Mais dans un petit pays comme la Suisse, où un Genevois peut aller à la journée visiter St-Gall sans débourser un franc d’hôtel, encore faut-il proposer de quoi l’attirer, à un tarif qui ne s’avère pas rédhibitoire. Cette diversification peut passer par «des hébergements plus abordables, mais aussi des produits touristiques qui impliquent et intéressent davantage la population locale, par exemple les offres liées à l’agritourisme et à la valorisation des produits du terroir».

Ce seront notamment aux villes, désertées par les touristes, de faire leur mue. Entre mai et octobre, le nombre de nuitées s’est effondré à Genève (-78%), dans la région zurichoise (-73%) et bâloise (-63%), fortement pénalisées par l’absence de touristes étrangers, d’après les chiffres de l’Office fédéral de la statistique (OFS).

Pour Jürg Stettler, de la Haute Ecole de Lucerne, l’envie de voyager n’a pas été fondamentalement remise en cause. «La demande étrangère devrait reprendre lentement en 2021, en fonction du nombre de cas de coronavirus et des vaccinations», ajoute-t-il. Elle viendra en premier lieu «des marchés proches, puis au second semestre, des pays lointains, comme la Chine». Mais selon lui, il s’agira avant tout de voyageurs individuels, quand les groupes ne devraient faire leur retour qu’en 2022.

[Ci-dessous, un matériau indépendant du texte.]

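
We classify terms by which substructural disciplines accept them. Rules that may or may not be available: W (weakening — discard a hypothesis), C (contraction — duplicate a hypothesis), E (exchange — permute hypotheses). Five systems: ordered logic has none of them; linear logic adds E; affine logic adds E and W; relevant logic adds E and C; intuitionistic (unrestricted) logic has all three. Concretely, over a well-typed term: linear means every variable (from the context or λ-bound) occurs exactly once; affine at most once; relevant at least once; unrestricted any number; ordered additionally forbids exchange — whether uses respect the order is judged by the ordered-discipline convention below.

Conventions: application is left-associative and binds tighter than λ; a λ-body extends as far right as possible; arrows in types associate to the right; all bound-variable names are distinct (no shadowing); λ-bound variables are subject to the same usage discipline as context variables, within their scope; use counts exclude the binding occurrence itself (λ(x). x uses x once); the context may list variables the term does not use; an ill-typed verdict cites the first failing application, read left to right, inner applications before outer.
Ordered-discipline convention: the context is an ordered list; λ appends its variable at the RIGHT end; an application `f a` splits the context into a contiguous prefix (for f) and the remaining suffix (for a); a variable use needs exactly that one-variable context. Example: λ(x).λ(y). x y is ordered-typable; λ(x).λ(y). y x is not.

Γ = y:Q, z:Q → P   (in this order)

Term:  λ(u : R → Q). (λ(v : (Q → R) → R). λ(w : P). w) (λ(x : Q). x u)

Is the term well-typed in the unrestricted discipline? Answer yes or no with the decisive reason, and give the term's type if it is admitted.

no — a type mismatch blocks all five
use counts: y ×0, z ×0, u [bound] ×1, v [bound] ×0, w [bound] ×1, x [bound] ×1
left-to-right use order: w, x, u
typing: ill-typed: non-function type Q applied to an argument
per-discipline verdicts: ordered ✗, linear ✗, affine ✗, relevant ✗, unrestricted ✗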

Les villes helvétiques qui attiraient jusqu’ici une forte proportion d’étrangers adeptes de shopping, à l’image de Lucerne ou d’Interlaken, resteront sans doute mal loties, tout comme celles qui comptaient jusqu’ici sur le tourisme d’affaires. En 2019, les voyageurs étrangers avaient dépensé près de 18 milliards de francs en Suisse, selon l’OFS.

Outils numériques pour attirer les clients

Les outils en ligne pourraient aider les acteurs de la filière à se distinguer. «La publicité numérique, notamment sur téléphone mobile, a plus d’impact car la part de personnes cherchant des offres touristiques sur un smartphone a considérablement augmenté ces derniers mois», a souligné M. Stettler. Même des destinations hors des sentiers battus investissent davantage ces outils. Cet été, le syndicat d’initiative des Franches-Montagnes a ainsi lancé son application mise au point par la société jurassienne Novadev.

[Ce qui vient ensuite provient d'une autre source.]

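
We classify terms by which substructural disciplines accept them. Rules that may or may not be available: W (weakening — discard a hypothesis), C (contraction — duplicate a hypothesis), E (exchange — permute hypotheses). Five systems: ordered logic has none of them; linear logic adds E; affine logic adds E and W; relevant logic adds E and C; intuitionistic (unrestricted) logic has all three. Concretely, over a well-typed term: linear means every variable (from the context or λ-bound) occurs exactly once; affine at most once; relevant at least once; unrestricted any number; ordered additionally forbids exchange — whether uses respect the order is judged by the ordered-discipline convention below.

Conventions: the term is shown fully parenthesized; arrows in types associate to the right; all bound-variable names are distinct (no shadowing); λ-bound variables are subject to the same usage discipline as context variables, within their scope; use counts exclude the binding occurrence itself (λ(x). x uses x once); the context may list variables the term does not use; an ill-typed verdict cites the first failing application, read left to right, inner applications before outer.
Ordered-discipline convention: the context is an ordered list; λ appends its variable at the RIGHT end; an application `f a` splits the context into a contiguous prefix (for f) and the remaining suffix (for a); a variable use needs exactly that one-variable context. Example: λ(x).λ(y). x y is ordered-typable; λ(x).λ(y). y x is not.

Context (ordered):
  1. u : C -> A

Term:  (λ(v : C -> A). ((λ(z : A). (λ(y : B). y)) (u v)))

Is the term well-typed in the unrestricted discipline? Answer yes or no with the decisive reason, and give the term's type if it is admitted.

no — not simply typable
counts: u ×1; v (λ-bound) ×1; z (λ-bound) ×0; y (λ-bound) ×1
left-to-right use order: y, u, v
typing: ill-typed: an application expects C but receives C -> A
per-discipline verdicts: ordered ✗; linear ✗; affine ✗; relevant ✗; unrestricted ✗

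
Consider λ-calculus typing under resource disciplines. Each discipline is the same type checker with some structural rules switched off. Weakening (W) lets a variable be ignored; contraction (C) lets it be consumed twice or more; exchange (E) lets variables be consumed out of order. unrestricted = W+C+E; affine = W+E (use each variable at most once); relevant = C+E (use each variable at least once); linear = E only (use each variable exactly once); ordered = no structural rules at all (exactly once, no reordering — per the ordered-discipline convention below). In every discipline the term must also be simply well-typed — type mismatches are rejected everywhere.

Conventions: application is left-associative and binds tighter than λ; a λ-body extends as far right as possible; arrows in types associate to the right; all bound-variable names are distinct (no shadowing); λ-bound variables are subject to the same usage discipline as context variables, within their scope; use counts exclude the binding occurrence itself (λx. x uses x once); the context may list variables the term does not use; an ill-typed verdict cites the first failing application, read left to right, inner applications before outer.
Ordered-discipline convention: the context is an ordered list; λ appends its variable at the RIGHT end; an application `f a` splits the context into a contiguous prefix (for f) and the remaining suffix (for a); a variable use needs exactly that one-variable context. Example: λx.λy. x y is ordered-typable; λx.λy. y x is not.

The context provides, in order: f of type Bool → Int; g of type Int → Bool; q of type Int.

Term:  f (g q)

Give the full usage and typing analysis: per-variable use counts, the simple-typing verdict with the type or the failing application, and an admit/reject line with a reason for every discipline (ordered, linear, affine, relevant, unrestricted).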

En ligne, la réponse devra aussi être formulée à l’échelle locale pour coller au plus près des besoins des clients. Nicolas Délétroz déplore qu’actuellement, «il y a une connaissance fine du terrain qui est très peu utilisée», au profit des grands acteurs du net. «Il est paradoxal de constater que lorsqu’on fait une réservation sur Airbnb à Lausanne par exemple, le site propose des activités selon ses algorithmes. Or cela devrait être pris en main par les acteurs locaux (office du tourisme ou autre) qui connaissent mieux ce qui se passe dans leur ville».

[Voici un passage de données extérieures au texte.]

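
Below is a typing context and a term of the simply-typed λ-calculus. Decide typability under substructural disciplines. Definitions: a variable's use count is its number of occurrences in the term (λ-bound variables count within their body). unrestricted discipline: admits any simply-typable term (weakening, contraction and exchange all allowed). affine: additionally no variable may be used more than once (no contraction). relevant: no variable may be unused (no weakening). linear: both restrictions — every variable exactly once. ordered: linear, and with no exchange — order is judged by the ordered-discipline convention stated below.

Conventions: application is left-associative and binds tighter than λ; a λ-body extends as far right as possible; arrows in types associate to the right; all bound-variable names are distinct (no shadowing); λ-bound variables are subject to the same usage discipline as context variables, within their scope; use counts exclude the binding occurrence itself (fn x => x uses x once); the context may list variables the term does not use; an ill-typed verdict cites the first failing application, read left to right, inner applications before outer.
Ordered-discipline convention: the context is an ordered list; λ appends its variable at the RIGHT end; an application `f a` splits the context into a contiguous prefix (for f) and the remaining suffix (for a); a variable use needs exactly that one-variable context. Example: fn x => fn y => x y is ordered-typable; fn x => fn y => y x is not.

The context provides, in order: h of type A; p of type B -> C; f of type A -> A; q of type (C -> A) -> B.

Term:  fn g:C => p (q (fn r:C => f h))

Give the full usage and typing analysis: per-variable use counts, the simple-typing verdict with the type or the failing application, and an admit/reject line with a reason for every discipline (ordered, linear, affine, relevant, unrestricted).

usage: h: 1×, p: 1×, f: 1×, q: 1×, g (λ-bound): 0×, r (λ-bound): 0×
uses in reading order: p, q, f, h
typing: the term checks, with type C -> C
ordered: ✗, g, r never used (weakening)
linear: ✗, g, r never used (weakening)
affine: ✓, at most one use each (h, p, f, q, g, r)
relevant: ✗, g, r never used (weakening)
unrestricted: ✓, well-typed at C -> C; no restrictions here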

La faîtière Hotelleriesuisse a, elle, annoncé mi-décembre collaborer avec l’américain Tripadvisor «pour l’utilisation des données officielles de la banque suisse de données hôtelières», afin de garantir «une plus grande transparence pour les clients» en matière de classification des hôtels.

L’envie de voyager des Suisses sera bien là, estime de son côté le directeur de la Fédération suisse du voyage (FSV), même si «2021 sera encore une année très difficile». Walter Kunz compte lui sur le fait qu’ils privilégieront davantage une destination hors des frontières. «S’il y a le vaccin et que l’on vit mieux avec le virus, cela pourrait aider. D’autant que les gens en ont assez des restrictions et auront envie de partir, par exemple pour un séjour balnéaire». La mer, c’est mieux en vrai qu’en ligne.